You picture yourself in the scene, you see benefits this particular table can bring you – the other table can offer exactly the same features – but emotionally you have already made a decision. That’s how strongly emotions affect our choices. It’s much greater force than a reason alone. That’s why brands refer to storytelling techniques in marketing.
Another example is Johnnie Walker whiskey. They portrait their brand as a traditional, Scottish artisan company that treasures recipes and keeps them in the family. They are also amazing storytellers. Just check The Man Who Walked around the World video above, where Robert Carlyle takes us on a journey to the Scottish Highlands. The bag pumps fill the air, the mist sits in the mountain ridges and a spellbinding Scottish accent tells us a story. Aren’t you captivated and transported to that scene?

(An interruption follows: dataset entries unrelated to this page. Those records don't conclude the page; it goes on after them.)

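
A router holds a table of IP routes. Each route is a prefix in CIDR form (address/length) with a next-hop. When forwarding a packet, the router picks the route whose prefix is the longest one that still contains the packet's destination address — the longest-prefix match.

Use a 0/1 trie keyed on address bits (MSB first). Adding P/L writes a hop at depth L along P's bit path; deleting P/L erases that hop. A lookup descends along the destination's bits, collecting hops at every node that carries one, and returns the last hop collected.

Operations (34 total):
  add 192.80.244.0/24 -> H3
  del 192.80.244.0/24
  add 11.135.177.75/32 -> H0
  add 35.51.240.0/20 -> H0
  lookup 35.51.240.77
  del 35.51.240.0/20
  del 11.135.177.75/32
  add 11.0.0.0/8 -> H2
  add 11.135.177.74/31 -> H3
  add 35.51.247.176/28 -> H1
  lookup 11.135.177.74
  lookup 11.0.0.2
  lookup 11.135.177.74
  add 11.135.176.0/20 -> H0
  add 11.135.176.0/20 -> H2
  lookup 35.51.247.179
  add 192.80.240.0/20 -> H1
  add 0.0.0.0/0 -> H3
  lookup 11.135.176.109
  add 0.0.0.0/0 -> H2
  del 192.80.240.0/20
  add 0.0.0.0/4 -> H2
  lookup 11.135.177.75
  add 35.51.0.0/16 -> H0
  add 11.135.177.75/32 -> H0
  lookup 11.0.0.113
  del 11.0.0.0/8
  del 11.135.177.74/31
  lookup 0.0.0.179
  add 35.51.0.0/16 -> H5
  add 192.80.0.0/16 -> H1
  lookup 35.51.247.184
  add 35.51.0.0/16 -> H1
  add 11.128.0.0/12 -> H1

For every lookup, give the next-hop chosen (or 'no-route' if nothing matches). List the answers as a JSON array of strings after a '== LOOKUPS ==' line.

Trace:
  + 192.80.244.0/24 (H3) depth=24
  - 192.80.244.0/24 clear@24
  + 11.135.177.75/32 (H0) depth=32
  + 35.51.240.0/20 (H0) depth=20
  ? 35.51.240.77  path d0:-→d1:-→d2:-→d3:-→d4:-→d5:-→d6:-→d7:-→d8:-→d9:-→d10:-→d11:-→d12:-→d13:-→d14:-→d15:-→d16:-→d17:-→d18:-→d19:-→d20:H0  best=H0
  - 35.51.240.0/20 clear@20
  - 11.135.177.75/32 clear@32
  + 11.0.0.0/8 (H2) depth=8
  + 11.135.177.74/31 (H3) depth=31
  + 35.51.247.176/28 (H1) depth=28
  ? 11.135.177.74  path d0:-→d1:-→d2:-→d3:-→d4:-→d5:-→d6:-→d7:-→d8:H2→d9:-→d10:-→d11:-→d12:-→d13:-→d14:-→d15:-→d16:-→d17:-→d18:-→d19:-→d20:-→d21:-→d22:-→d23:-→d24:-→d25:-→d26:-→d27:-→d28:-→d29:-→d30:-→d31:H3  best=H3
  ? 11.0.0.2  path d0:-→d1:-→d2:-→d3:-→d4:-→d5:-→d6:-→d7:-→d8:H2  best=H2
  ? 11.135.177.74  path d0:-→d1:-→d2:-→d3:-→d4:-→d5:-→d6:-→d7:-→d8:H2→d9:-→d10:-→d11:-→d12:-→d13:-→d14:-→d15:-→d16:-→d17:-→d18:-→d19:-→d20:-→d21:-→d22:-→d23:-→d24:-→d25:-→d26:-→d27:-→d28:-→d29:-→d30:-→d31:H3  best=H3
  + 11.135.176.0/20 (H0) depth=20
  + 11.135.176.0/20 (H2) depth=20
  ? 35.51.247.179  path d0:-→d1:-→d2:-→d3:-→d4:-→d5:-→d6:-→d7:-→d8:-→d9:-→d10:-→d11:-→d12:-→d13:-→d14:-→d15:-→d16:-→d17:-→d18:-→d19:-→d20:-→d21:-→d22:-→d23:-→d24:-→d25:-→d26:-→d27:-→d28:H1  best=H1
  + 192.80.240.0/20 (H1) depth=20
  + 0.0.0.0/0 (H3) depth=0
  ? 11.135.176.109  path d0:H3→d1:-→d2:-→d3:-→d4:-→d5:-→d6:-→d7:-→d8:H2→d9:-→d10:-→d11:-→d12:-→d13:-→d14:-→d15:-→d16:-→d17:-→d18:-→d19:-→d20:H2→d21:-→d22:-→d23:-  best=H2
  + 0.0.0.0/0 (H2) depth=0
  - 192.80.240.0/20 clear@20
  + 0.0.0.0/4 (H2) depth=4
  ? 11.135.177.75  path d0:H2→d1:-→d2:-→d3:-→d4:H2→d5:-→d6:-→d7:-→d8:H2→d9:-→d10:-→d11:-→d12:-→d13:-→d14:-→d15:-→d16:-→d17:-→d18:-→d19:-→d20:H2→d21:-→d22:-→d23:-→d24:-→d25:-→d26:-→d27:-→d28:-→d29:-→d30:-→d31:H3→d32:-  best=H3
  + 35.51.0.0/16 (H0) depth=16
  + 11.135.177.75/32 (H0) depth=32
  ? 11.0.0.113  path d0:H2→d1:-→d2:-→d3:-→d4:H2→d5:-→d6:-→d7:-→d8:H2  best=H2
  - 11.0.0.0/8 clear@8
  - 11.135.177.74/31 clear@31
  ? 0.0.0.179  path d0:H2→d1:-→d2:-→d3:-→d4:H2  best=H2
  + 35.51.0.0/16 (H5) depth=16
  + 192.80.0.0/16 (H1) depth=16
  ? 35.51.247.184  path d0:H2→d1:-→d2:-→d3:-→d4:-→d5:-→d6:-→d7:-→d8:-→d9:-→d10:-→d11:-→d12:-→d13:-→d14:-→d15:-→d16:H5→d17:-→d18:-→d19:-→d20:-→d21:-→d22:-→d23:-→d24:-→d25:-→d26:-→d27:-→d28:H1  best=H1
  + 35.51.0.0/16 (H1) depth=16
  + 11.128.0.0/12 (H1) depth=12

== LOOKUPS ==
["H0","H3","H2","H3","H1","H2","H3","H2","H2","H1"]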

See, they don’t mention any offer – no - this would break the spell. They create an emotional connection with the viewer. They entertain while strengthening traditionally Scottish brand image. They bond with us by the power of words.
Now’ it’s your turn.
Be confident. Believe in your story – tell others to follow you. If you don’t believe in your tale, no one else will. We already know storytelling is more powerful than advertising – after all, we do filter most of the ads we see online. They just tune out of our radar. But stories have a special ability to connect with us.
Human factor is important too – no it’s not like you want to be friends with customers, but show a human face behind a brand – look how Co-op and Asda feature their staff in the TV commercials. That’s also part of the story. Find what fits with your brand message – and consistently use it with the right tone of voice, images and colors. Branding also spreads to social media and newsletters.
If you are not sure how to craft a story to capture your viewer’s imagination, hire freelance content writers to do it for you for a fraction of time it would take you to achieve similar results.
Story can trigger good or bad emotions and it’s hard to strike the right chord. Remember that people don’t buy products – they buy how you make them feel. Do you know how your customers want to feel?